I am considering doing a meta-analysis on the reported effects of a particular therapy. I've seen it suggested that the minimum number of studies (so far I identified k=7 of them) is not in itself a hard limitation.
However, what I am more concerned about is that most of the studies that were published with this particular therapy, mostly contain single cases, which brings the total sample size across studies to a number only a little higher than the number of studies per se.
I have several doubts/questions:
1) Is overall sample size something to be taken into consideration separately from the number of studies, or are they both just inputs to the same power calculation, as per the paper cited above?
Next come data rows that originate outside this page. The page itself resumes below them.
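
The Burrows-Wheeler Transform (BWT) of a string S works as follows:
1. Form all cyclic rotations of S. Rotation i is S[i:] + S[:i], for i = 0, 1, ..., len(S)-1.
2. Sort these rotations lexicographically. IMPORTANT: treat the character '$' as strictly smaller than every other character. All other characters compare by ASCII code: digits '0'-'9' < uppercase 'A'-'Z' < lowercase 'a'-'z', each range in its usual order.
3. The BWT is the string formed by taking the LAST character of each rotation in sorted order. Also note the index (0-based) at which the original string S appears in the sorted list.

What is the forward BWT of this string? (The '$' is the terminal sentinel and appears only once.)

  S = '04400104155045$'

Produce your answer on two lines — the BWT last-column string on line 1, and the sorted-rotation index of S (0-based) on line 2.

Answer: 5401$5044000451
4

Derivation:
All 15 rotations (rotation i = S[i:]+S[:i]):
  rot[0] = 04400104155045$
  rot[1] = 4400104155045$0
  rot[2] = 400104155045$04
  rot[3] = 00104155045$044
  rot[4] = 0104155045$0440
  rot[5] = 104155045$04400
  rot[6] = 04155045$044001
  rot[7] = 4155045$0440010
  rot[8] = 155045$04400104
  rot[9] = 55045$044001041
  rot[10] = 5045$0440010415
  rot[11] = 045$04400104155
  rot[12] = 45$044001041550
  rot[13] = 5$0440010415504
  rot[14] = $04400104155045
Sorted (with $ < everything):
  sorted[0] = $04400104155045  (last char: '5')
  sorted[1] = 00104155045$044  (last char: '4')
  sorted[2] = 0104155045$0440  (last char: '0')
  sorted[3] = 04155045$044001  (last char: '1')
  sorted[4] = 04400104155045$  (last char: '$')
  sorted[5] = 045$04400104155  (last char: '5')
  sorted[6] = 104155045$04400  (last char: '0')
  sorted[7] = 155045$04400104  (last char: '4')
  sorted[8] = 400104155045$04  (last char: '4')
  sorted[9] = 4155045$0440010  (last char: '0')
  sorted[10] = 4400104155045$0  (last char: '0')
  sorted[11] = 45$044001041550  (last char: '0')
  sorted[12] = 5$0440010415504  (last char: '4')
  sorted[13] = 5045$0440010415  (last char: '5')
  sorted[14] = 55045$044001041  (last char: '1')
Last column: 5401$5044000451
Original string S is at sorted index 4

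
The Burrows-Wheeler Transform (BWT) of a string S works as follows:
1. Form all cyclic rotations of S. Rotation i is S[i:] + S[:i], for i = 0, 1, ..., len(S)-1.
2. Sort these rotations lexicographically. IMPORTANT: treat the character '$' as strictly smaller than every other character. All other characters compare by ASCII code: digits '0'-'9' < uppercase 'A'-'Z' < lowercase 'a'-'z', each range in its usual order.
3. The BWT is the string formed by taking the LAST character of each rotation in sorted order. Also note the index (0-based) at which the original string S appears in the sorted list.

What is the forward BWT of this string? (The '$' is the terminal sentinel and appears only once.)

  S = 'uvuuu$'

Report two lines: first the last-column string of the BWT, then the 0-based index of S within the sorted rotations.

All 6 rotations (rotation i = S[i:]+S[:i]):
  rot[0] = uvuuu$
  rot[1] = vuuu$u
  rot[2] = uuu$uv
  rot[3] = uu$uvu
  rot[4] = u$uvuu
  rot[5] = $uvuuu
Sorted (with $ < everything):
  sorted[0] = $uvuuu  (last char: 'u')
  sorted[1] = u$uvuu  (last char: 'u')
  sorted[2] = uu$uvu  (last char: 'u')
  sorted[3] = uuu$uv  (last char: 'v')
  sorted[4] = uvuuu$  (last char: '$')
  sorted[5] = vuuu$u  (last char: 'u')
Last column: uuuv$u
Original string S is at sorted index 4

Answer: uuuv$u
4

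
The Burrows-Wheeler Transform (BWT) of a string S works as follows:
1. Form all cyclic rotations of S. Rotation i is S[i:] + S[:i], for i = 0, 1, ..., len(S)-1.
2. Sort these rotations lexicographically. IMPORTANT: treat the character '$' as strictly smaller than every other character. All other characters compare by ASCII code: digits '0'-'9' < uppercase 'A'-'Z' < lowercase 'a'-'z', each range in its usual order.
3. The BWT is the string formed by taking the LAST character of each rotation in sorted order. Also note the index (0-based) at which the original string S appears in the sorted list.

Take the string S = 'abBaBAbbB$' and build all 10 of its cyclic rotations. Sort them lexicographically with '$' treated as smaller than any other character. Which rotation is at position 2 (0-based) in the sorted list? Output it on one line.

Answer: B$abBaBAbb

Derivation:
All 10 rotations (rotation i = S[i:]+S[:i]):
  rot[0] = abBaBAbbB$
  rot[1] = bBaBAbbB$a
  rot[2] = BaBAbbB$ab
  rot[3] = aBAbbB$abB
  rot[4] = BAbbB$abBa
  rot[5] = AbbB$abBaB
  rot[6] = bbB$abBaBA
  rot[7] = bB$abBaBAb
  rot[8] = B$abBaBAbb
  rot[9] = $abBaBAbbB
Sorted (with $ < everything):
  sorted[0] = $abBaBAbbB
  sorted[1] = AbbB$abBaB
  sorted[2] = B$abBaBAbb
  sorted[3] = BAbbB$abBa
  sorted[4] = BaBAbbB$ab
  sorted[5] = aBAbbB$abB
  sorted[6] = abBaBAbbB$
  sorted[7] = bB$abBaBAb
  sorted[8] = bBaBAbbB$a
  sorted[9] = bbB$abBaBA
sorted[2] = B$abBaBAbb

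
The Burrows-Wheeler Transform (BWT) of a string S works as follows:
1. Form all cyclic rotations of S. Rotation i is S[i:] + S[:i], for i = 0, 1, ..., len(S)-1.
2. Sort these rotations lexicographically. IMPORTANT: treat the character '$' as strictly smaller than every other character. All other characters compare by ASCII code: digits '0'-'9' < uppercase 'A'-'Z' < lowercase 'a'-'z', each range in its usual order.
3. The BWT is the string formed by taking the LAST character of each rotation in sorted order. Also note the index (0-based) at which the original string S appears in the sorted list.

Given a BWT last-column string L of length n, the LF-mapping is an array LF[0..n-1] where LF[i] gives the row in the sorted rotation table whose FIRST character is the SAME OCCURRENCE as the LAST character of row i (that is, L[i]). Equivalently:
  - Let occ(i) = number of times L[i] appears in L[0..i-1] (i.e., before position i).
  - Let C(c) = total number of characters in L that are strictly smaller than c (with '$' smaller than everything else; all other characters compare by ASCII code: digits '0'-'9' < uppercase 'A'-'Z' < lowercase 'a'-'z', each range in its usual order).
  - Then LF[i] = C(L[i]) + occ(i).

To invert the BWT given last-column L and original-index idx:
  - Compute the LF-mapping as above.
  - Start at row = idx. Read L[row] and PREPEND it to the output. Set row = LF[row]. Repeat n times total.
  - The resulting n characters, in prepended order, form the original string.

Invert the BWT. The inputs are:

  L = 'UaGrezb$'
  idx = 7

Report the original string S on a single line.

LF mapping: 2 3 1 6 5 7 4 0
Walk LF starting at row 7, prepending L[row]:
  step 1: row=7, L[7]='$', prepend. Next row=LF[7]=0
  step 2: row=0, L[0]='U', prepend. Next row=LF[0]=2
  step 3: row=2, L[2]='G', prepend. Next row=LF[2]=1
  step 4: row=1, L[1]='a', prepend. Next row=LF[1]=3
  step 5: row=3, L[3]='r', prepend. Next row=LF[3]=6
  step 6: row=6, L[6]='b', prepend. Next row=LF[6]=4
  step 7: row=4, L[4]='e', prepend. Next row=LF[4]=5
  step 8: row=5, L[5]='z', prepend. Next row=LF[5]=7
Reversed output: zebraGU$

Answer: zebraGU$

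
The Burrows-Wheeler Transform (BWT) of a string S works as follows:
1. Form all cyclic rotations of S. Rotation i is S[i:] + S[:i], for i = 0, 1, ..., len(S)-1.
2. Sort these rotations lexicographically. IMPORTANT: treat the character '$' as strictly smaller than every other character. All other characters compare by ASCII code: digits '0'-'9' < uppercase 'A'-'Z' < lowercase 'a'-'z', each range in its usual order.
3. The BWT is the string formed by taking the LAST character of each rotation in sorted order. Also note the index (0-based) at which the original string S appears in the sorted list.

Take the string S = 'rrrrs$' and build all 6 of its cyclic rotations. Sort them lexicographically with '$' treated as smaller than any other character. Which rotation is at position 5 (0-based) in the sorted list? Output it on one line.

Answer: s$rrrr

Derivation:
All 6 rotations (rotation i = S[i:]+S[:i]):
  rot[0] = rrrrs$
  rot[1] = rrrs$r
  rot[2] = rrs$rr
  rot[3] = rs$rrr
  rot[4] = s$rrrr
  rot[5] = $rrrrs
Sorted (with $ < everything):
  sorted[0] = $rrrrs
  sorted[1] = rrrrs$
  sorted[2] = rrrs$r
  sorted[3] = rrs$rr
  sorted[4] = rs$rrr
  sorted[5] = s$rrrr
sorted[5] = s$rrrr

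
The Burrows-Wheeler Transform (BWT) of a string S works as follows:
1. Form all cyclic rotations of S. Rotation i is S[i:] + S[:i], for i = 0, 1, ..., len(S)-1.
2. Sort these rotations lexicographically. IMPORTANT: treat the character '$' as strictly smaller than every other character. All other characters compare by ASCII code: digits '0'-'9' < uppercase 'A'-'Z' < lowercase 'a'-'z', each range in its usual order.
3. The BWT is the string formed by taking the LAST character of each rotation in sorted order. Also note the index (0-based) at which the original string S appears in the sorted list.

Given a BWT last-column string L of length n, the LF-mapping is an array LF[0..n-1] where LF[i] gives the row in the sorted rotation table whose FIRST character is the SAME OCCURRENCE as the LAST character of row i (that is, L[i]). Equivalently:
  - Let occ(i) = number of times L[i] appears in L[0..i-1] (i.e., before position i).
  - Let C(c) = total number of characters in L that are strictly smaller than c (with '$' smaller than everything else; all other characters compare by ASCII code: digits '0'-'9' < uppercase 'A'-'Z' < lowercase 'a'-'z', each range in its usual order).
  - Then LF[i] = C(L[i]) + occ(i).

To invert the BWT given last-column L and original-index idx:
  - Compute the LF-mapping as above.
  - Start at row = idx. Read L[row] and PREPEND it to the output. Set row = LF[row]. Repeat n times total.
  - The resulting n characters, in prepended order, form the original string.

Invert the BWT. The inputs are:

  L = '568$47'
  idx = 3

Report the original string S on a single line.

Answer: 64785$

Derivation:
LF mapping: 2 3 5 0 1 4
Walk LF starting at row 3, prepending L[row]:
  step 1: row=3, L[3]='$', prepend. Next row=LF[3]=0
  step 2: row=0, L[0]='5', prepend. Next row=LF[0]=2
  step 3: row=2, L[2]='8', prepend. Next row=LF[2]=5
  step 4: row=5, L[5]='7', prepend. Next row=LF[5]=4
  step 5: row=4, L[4]='4', prepend. Next row=LF[4]=1
  step 6: row=1, L[1]='6', prepend. Next row=LF[1]=3
Reversed output: 64785$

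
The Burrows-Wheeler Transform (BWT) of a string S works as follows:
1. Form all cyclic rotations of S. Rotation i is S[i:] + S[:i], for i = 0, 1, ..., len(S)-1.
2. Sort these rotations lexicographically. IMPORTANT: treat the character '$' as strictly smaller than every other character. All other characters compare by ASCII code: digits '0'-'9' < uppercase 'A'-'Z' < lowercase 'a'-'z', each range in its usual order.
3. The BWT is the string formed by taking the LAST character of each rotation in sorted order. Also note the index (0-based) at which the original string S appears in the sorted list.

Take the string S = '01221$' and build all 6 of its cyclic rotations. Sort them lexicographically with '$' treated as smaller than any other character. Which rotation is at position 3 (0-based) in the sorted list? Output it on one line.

All 6 rotations (rotation i = S[i:]+S[:i]):
  rot[0] = 01221$
  rot[1] = 1221$0
  rot[2] = 221$01
  rot[3] = 21$012
  rot[4] = 1$0122
  rot[5] = $01221
Sorted (with $ < everything):
  sorted[0] = $01221
  sorted[1] = 01221$
  sorted[2] = 1$0122
  sorted[3] = 1221$0
  sorted[4] = 21$012
  sorted[5] = 221$01
sorted[3] = 1221$0

Answer: 1221$0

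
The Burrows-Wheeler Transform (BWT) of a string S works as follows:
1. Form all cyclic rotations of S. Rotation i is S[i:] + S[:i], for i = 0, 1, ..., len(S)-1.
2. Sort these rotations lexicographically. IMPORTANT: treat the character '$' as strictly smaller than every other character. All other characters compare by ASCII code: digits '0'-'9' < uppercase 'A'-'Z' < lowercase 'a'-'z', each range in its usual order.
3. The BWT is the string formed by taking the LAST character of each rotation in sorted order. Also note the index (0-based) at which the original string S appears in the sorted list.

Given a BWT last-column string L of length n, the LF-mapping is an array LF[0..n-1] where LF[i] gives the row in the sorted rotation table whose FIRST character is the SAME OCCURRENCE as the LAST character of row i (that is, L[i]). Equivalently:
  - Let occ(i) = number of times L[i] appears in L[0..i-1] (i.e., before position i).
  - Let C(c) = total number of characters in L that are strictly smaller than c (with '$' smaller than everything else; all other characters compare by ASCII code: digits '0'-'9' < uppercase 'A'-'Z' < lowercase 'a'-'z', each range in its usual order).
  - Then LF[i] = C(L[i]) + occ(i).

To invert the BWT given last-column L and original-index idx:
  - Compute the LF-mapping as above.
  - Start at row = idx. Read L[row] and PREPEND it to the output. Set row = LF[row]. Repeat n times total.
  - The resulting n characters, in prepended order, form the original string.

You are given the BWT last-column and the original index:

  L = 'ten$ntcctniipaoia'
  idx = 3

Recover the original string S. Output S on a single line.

LF mapping: 14 5 9 0 10 15 3 4 16 11 6 7 13 1 12 8 2
Walk LF starting at row 3, prepending L[row]:
  step 1: row=3, L[3]='$', prepend. Next row=LF[3]=0
  step 2: row=0, L[0]='t', prepend. Next row=LF[0]=14
  step 3: row=14, L[14]='o', prepend. Next row=LF[14]=12
  step 4: row=12, L[12]='p', prepend. Next row=LF[12]=13
  step 5: row=13, L[13]='a', prepend. Next row=LF[13]=1
  step 6: row=1, L[1]='e', prepend. Next row=LF[1]=5
  step 7: row=5, L[5]='t', prepend. Next row=LF[5]=15
  step 8: row=15, L[15]='i', prepend. Next row=LF[15]=8
  step 9: row=8, L[8]='t', prepend. Next row=LF[8]=16
  step 10: row=16, L[16]='a', prepend. Next row=LF[16]=2
  step 11: row=2, L[2]='n', prepend. Next row=LF[2]=9
  step 12: row=9, L[9]='n', prepend. Next row=LF[9]=11
  step 13: row=11, L[11]='i', prepend. Next row=LF[11]=7
  step 14: row=7, L[7]='c', prepend. Next row=LF[7]=4
  step 15: row=4, L[4]='n', prepend. Next row=LF[4]=10
  step 16: row=10, L[10]='i', prepend. Next row=LF[10]=6
  step 17: row=6, L[6]='c', prepend. Next row=LF[6]=3
Reversed output: cincinnatiteapot$

Answer: cincinnatiteapot$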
2) How does the single-case nature of some of the to-be-reviewed studies change the methodology that I would have to adopt for the meta-analysis, if they are to be combined with multi-subject studies that do population-level inference? For instance, this older study claims single-case primary studies cannot be included because "mathematics for combining multiple-subject and single-subject outcomes do not exist", whereas Jackson et al's paper from Joe_74's answer below does provide such methods!
3) Is the fact that most of the studies available are carried out by a single lab as opposed to multiple labs, a problem that can be corrected for in the statistics, or does it bias the meta-analysis in ways that are difficult to measure quantitatively?
4) Is a study's lack of a control group reason-enough for exclusion? For instance, I've encountered Cochrane reviews that justify excluding some trials because they were not a randomised controlled trial (RCT) or a controlled clinical trial (CCT)!